Jim Wilkes was born in 1932 in Southampton, England.  He obtained his bachelor's degree in chemical engineering from the University of Cambridge in 1955. The English-Speaking Union awarded him a King George VI Memorial Fellowship to the University of Michigan in Ann Arbor, from which he received a master's degree in 1956 and a PhD in 1963.  He was also a faculty member in chemical engineering at the University of Cambridge from 1956 to 1960, and at the University of Michigan from 1960 to 2000.  At Michigan, he was department chairman from 1971 to 1977, and assistant dean for admissions in the College of Engineering from 1989 to 1994.  He received the two highest University of Michigan awards for classroom teaching—the Amoco Good Teaching Award (1987), and an Arthur F. Thurnau named professorship (1989).  Before retiring in 2000, his research interests were in numerical methods, polymer processing, underground storage of natural gas, and computational fluid mechanics.

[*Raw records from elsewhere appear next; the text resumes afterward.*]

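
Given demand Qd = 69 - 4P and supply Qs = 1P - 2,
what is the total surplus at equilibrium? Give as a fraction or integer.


Find equilibrium: 69 - 4P = 1P - 2
69 + 2 = 5P
P* = 71/5 = 71/5
Q* = 1*71/5 - 2 = 61/5
Inverse demand: P = 69/4 - Q/4, so P_max = 69/4
Inverse supply: P = 2 + Q/1, so P_min = 2
CS = (1/2) * 61/5 * (69/4 - 71/5) = 3721/200
PS = (1/2) * 61/5 * (71/5 - 2) = 3721/50
TS = CS + PS = 3721/200 + 3721/50 = 3721/40

3721/40


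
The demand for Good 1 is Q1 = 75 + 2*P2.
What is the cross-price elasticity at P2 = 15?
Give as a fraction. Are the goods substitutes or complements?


dQ1/dP2 = 2
At P2 = 15: Q1 = 75 + 2*15 = 105
Exy = (dQ1/dP2)(P2/Q1) = 2 * 15 / 105 = 2/7
Since Exy > 0, the goods are substitutes.

2/7 (substitutes)


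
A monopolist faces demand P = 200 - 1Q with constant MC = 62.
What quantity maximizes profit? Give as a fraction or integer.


TR = P*Q = (200 - 1Q)Q = 200Q - 1Q^2
MR = dTR/dQ = 200 - 2Q
Set MR = MC:
200 - 2Q = 62
138 = 2Q
Q* = 138/2 = 69

69


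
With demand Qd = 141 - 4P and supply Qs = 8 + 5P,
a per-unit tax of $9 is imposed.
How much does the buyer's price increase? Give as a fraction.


With a per-unit tax, the buyer's price increase depends on relative slopes.
Supply slope: d = 5, Demand slope: b = 4
Buyer's price increase = d * tax / (b + d)
= 5 * 9 / (4 + 5)
= 45 / 9 = 5

5


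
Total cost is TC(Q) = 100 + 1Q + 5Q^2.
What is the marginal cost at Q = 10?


MC = dTC/dQ = 1 + 2*5*Q
At Q = 10:
MC = 1 + 10*10
MC = 1 + 100 = 101

101


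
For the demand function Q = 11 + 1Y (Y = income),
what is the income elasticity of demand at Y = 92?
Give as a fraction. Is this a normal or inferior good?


dQ/dY = 1
At Y = 92: Q = 11 + 1*92 = 103
Ey = (dQ/dY)(Y/Q) = 1 * 92 / 103 = 92/103
Since Ey > 0, this is a normal good.

92/103 (normal good)


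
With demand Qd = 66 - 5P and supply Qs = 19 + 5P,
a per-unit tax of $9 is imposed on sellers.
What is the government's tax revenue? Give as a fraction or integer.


With tax on sellers, new supply: Qs' = 19 + 5(P - 9)
= 5P - 26
New equilibrium quantity:
Q_new = 20
Tax revenue = tax * Q_new = 9 * 20 = 180

180


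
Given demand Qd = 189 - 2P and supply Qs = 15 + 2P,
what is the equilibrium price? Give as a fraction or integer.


At equilibrium, Qd = Qs.
189 - 2P = 15 + 2P
189 - 15 = 2P + 2P
174 = 4P
P* = 174/4 = 87/2

87/2


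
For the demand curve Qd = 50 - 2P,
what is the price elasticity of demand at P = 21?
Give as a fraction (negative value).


dQ/dP = -2
At P = 21: Q = 50 - 2*21 = 8
E = (dQ/dP)(P/Q) = (-2)(21/8) = -21/4

-21/4


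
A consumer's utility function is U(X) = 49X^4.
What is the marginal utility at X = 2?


MU = dU/dX = 49*4*X^(4-1)
MU = 196*X^3
At X = 2:
MU = 196 * 2^3
MU = 196 * 8 = 1568

1568


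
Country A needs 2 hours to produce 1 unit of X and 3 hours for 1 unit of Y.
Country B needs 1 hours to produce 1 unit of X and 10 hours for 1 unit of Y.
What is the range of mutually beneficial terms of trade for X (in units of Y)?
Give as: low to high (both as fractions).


Opportunity cost of X for Country A = hours_X / hours_Y = 2/3 = 2/3 units of Y
Opportunity cost of X for Country B = hours_X / hours_Y = 1/10 = 1/10 units of Y
Terms of trade must be between the two opportunity costs.
Range: 1/10 to 2/3

1/10 to 2/3


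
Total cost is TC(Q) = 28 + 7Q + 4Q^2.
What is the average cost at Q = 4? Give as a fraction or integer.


TC(4) = 28 + 7*4 + 4*4^2
TC(4) = 28 + 28 + 64 = 120
AC = TC/Q = 120/4 = 30

30


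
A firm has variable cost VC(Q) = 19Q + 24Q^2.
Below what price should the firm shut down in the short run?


AVC(Q) = VC(Q)/Q = 19 + 24Q
AVC is increasing in Q, so minimum AVC is at Q -> 0+.
Min AVC = 19
The firm should shut down if P < 19.

19


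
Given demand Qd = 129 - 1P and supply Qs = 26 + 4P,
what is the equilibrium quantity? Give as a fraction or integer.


First find equilibrium price:
129 - 1P = 26 + 4P
P* = 103/5 = 103/5
Then substitute into demand:
Q* = 129 - 1 * 103/5 = 542/5

542/5


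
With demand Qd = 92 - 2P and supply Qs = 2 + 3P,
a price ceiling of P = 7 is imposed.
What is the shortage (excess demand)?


At P = 7:
Qd = 92 - 2*7 = 78
Qs = 2 + 3*7 = 23
Shortage = Qd - Qs = 78 - 23 = 55

55


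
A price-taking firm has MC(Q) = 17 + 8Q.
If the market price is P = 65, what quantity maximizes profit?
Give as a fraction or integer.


In perfect competition, profit is maximized where P = MC.
65 = 17 + 8Q
48 = 8Q
Q* = 48/8 = 6

6


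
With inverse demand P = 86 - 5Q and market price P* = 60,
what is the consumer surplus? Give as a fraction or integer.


Maximum willingness to pay (at Q=0): P_max = 86
Quantity demanded at P* = 60:
Q* = (86 - 60)/5 = 26/5
CS = (1/2) * Q* * (P_max - P*)
CS = (1/2) * 26/5 * (86 - 60)
CS = (1/2) * 26/5 * 26 = 338/5

338/5


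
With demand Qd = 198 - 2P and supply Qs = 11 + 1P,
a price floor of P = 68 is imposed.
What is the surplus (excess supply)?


At P = 68:
Qd = 198 - 2*68 = 62
Qs = 11 + 1*68 = 79
Surplus = Qs - Qd = 79 - 62 = 17

17


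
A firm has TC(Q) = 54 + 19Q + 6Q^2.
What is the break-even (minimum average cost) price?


AC(Q) = 54/Q + 19 + 6Q
To minimize: dAC/dQ = -54/Q^2 + 6 = 0
Q^2 = 54/6 = 9
Q* = 3
Min AC = 54/3 + 19 + 6*3
Min AC = 18 + 19 + 18 = 55

55


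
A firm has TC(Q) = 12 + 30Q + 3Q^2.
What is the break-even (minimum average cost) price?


AC(Q) = 12/Q + 30 + 3Q
To minimize: dAC/dQ = -12/Q^2 + 3 = 0
Q^2 = 12/3 = 4
Q* = 2
Min AC = 12/2 + 30 + 3*2
Min AC = 6 + 30 + 6 = 42

42


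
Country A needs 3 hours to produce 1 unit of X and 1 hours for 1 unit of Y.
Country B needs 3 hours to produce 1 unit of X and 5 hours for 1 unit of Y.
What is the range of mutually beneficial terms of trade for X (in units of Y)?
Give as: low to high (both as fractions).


Opportunity cost of X for Country A = hours_X / hours_Y = 3/1 = 3 units of Y
Opportunity cost of X for Country B = hours_X / hours_Y = 3/5 = 3/5 units of Y
Terms of trade must be between the two opportunity costs.
Range: 3/5 to 3

3/5 to 3


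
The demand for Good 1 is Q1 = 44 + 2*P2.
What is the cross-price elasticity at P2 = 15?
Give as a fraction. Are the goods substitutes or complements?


dQ1/dP2 = 2
At P2 = 15: Q1 = 44 + 2*15 = 74
Exy = (dQ1/dP2)(P2/Q1) = 2 * 15 / 74 = 15/37
Since Exy > 0, the goods are substitutes.

15/37 (substitutes)


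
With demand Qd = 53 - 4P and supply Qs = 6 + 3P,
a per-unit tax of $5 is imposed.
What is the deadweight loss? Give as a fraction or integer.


Pre-tax equilibrium quantity: Q* = 183/7
Post-tax equilibrium quantity: Q_tax = 123/7
Reduction in quantity: Q* - Q_tax = 60/7
DWL = (1/2) * tax * (Q* - Q_tax)
DWL = (1/2) * 5 * 60/7 = 150/7

150/7


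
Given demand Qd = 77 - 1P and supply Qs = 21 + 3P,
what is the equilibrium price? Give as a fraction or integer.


At equilibrium, Qd = Qs.
77 - 1P = 21 + 3P
77 - 21 = 1P + 3P
56 = 4P
P* = 56/4 = 14

14


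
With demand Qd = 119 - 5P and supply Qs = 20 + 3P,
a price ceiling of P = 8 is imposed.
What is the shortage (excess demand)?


At P = 8:
Qd = 119 - 5*8 = 79
Qs = 20 + 3*8 = 44
Shortage = Qd - Qs = 79 - 44 = 35

35


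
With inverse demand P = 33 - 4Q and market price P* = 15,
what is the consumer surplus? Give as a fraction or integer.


Maximum willingness to pay (at Q=0): P_max = 33
Quantity demanded at P* = 15:
Q* = (33 - 15)/4 = 9/2
CS = (1/2) * Q* * (P_max - P*)
CS = (1/2) * 9/2 * (33 - 15)
CS = (1/2) * 9/2 * 18 = 81/2

81/2


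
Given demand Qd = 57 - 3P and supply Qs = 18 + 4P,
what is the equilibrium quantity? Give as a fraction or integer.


First find equilibrium price:
57 - 3P = 18 + 4P
P* = 39/7 = 39/7
Then substitute into demand:
Q* = 57 - 3 * 39/7 = 282/7

282/7


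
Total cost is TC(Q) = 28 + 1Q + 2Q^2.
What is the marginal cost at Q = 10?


MC = dTC/dQ = 1 + 2*2*Q
At Q = 10:
MC = 1 + 4*10
MC = 1 + 40 = 41

41


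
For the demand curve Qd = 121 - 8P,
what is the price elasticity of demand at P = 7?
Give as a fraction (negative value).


dQ/dP = -8
At P = 7: Q = 121 - 8*7 = 65
E = (dQ/dP)(P/Q) = (-8)(7/65) = -56/65

-56/65


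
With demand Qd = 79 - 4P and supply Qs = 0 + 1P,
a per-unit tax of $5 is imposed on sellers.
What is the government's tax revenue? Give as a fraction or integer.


With tax on sellers, new supply: Qs' = 0 + 1(P - 5)
= 1P - 5
New equilibrium quantity:
Q_new = 59/5
Tax revenue = tax * Q_new = 5 * 59/5 = 59

59


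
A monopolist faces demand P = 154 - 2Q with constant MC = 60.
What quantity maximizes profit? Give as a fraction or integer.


TR = P*Q = (154 - 2Q)Q = 154Q - 2Q^2
MR = dTR/dQ = 154 - 4Q
Set MR = MC:
154 - 4Q = 60
94 = 4Q
Q* = 94/4 = 47/2

47/2


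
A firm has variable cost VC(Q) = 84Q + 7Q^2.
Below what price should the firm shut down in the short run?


AVC(Q) = VC(Q)/Q = 84 + 7Q
AVC is increasing in Q, so minimum AVC is at Q -> 0+.
Min AVC = 84
The firm should shut down if P < 84.

84


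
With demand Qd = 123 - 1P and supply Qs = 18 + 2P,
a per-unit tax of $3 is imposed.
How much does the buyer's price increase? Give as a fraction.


With a per-unit tax, the buyer's price increase depends on relative slopes.
Supply slope: d = 2, Demand slope: b = 1
Buyer's price increase = d * tax / (b + d)
= 2 * 3 / (1 + 2)
= 6 / 3 = 2

2


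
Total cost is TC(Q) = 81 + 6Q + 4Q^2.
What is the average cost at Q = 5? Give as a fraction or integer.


TC(5) = 81 + 6*5 + 4*5^2
TC(5) = 81 + 30 + 100 = 211
AC = TC/Q = 211/5 = 211/5

211/5


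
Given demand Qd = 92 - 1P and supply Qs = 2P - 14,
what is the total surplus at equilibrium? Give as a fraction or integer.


Find equilibrium: 92 - 1P = 2P - 14
92 + 14 = 3P
P* = 106/3 = 106/3
Q* = 2*106/3 - 14 = 170/3
Inverse demand: P = 92 - Q/1, so P_max = 92
Inverse supply: P = 7 + Q/2, so P_min = 7
CS = (1/2) * 170/3 * (92 - 106/3) = 14450/9
PS = (1/2) * 170/3 * (106/3 - 7) = 7225/9
TS = CS + PS = 14450/9 + 7225/9 = 7225/3

7225/3


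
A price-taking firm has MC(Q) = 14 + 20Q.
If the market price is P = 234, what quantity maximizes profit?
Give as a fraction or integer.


In perfect competition, profit is maximized where P = MC.
234 = 14 + 20Q
220 = 20Q
Q* = 220/20 = 11

11


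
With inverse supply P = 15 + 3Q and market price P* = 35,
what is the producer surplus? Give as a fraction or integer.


Minimum supply price (at Q=0): P_min = 15
Quantity supplied at P* = 35:
Q* = (35 - 15)/3 = 20/3
PS = (1/2) * Q* * (P* - P_min)
PS = (1/2) * 20/3 * (35 - 15)
PS = (1/2) * 20/3 * 20 = 200/3

200/3


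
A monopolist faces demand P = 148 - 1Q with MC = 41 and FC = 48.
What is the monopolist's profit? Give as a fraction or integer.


MR = MC: 148 - 2Q = 41
Q* = 107/2
P* = 148 - 1*107/2 = 189/2
Profit = (P* - MC)*Q* - FC
= (189/2 - 41)*107/2 - 48
= 107/2*107/2 - 48
= 11449/4 - 48 = 11257/4

11257/4


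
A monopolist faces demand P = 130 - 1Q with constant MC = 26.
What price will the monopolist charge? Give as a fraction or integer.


MR = 130 - 2Q
Set MR = MC: 130 - 2Q = 26
Q* = 52
Substitute into demand:
P* = 130 - 1*52 = 78

78


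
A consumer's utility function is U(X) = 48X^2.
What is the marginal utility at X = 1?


MU = dU/dX = 48*2*X^(2-1)
MU = 96*X^1
At X = 1:
MU = 96 * 1^1
MU = 96 * 1 = 96

96


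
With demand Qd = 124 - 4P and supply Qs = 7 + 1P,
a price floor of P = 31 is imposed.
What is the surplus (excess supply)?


At P = 31:
Qd = 124 - 4*31 = 0
Qs = 7 + 1*31 = 38
Surplus = Qs - Qd = 38 - 0 = 38

38


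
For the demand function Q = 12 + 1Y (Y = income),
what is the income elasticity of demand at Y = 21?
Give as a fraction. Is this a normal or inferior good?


dQ/dY = 1
At Y = 21: Q = 12 + 1*21 = 33
Ey = (dQ/dY)(Y/Q) = 1 * 21 / 33 = 7/11
Since Ey > 0, this is a normal good.

7/11 (normal good)


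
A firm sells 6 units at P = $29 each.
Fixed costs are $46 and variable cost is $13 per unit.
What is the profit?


Total Revenue = P * Q = 29 * 6 = $174
Total Cost = FC + VC*Q = 46 + 13*6 = $124
Profit = TR - TC = 174 - 124 = $50

$50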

Jim received his organ performance diploma, Associate of the Trinity College of Music (London), in 1951, and his Service-Playing Certificate from the American Guild of Organists in 1981.  In addition to music, his hobbies include hiking in North Wales, New Zealand, and the American West; tennis; gardening; reading; and writing. He is author of
Pipe Organs of Ann Arbor (1995), A Century of Chemical Engineering at the University of Michigan (2002), and coauthor of Applied Numerical Methods (Wiley, 1969) and Digital Computing and Numerical Methods (Wiley, 1973). The second edition of his most recent book, Fluid Mechanics for Chemical Engineers, was published by Prentice Hall in 2006.   In December 2007, he was elected a bye-fellow of Emmanuel College, Cambridge.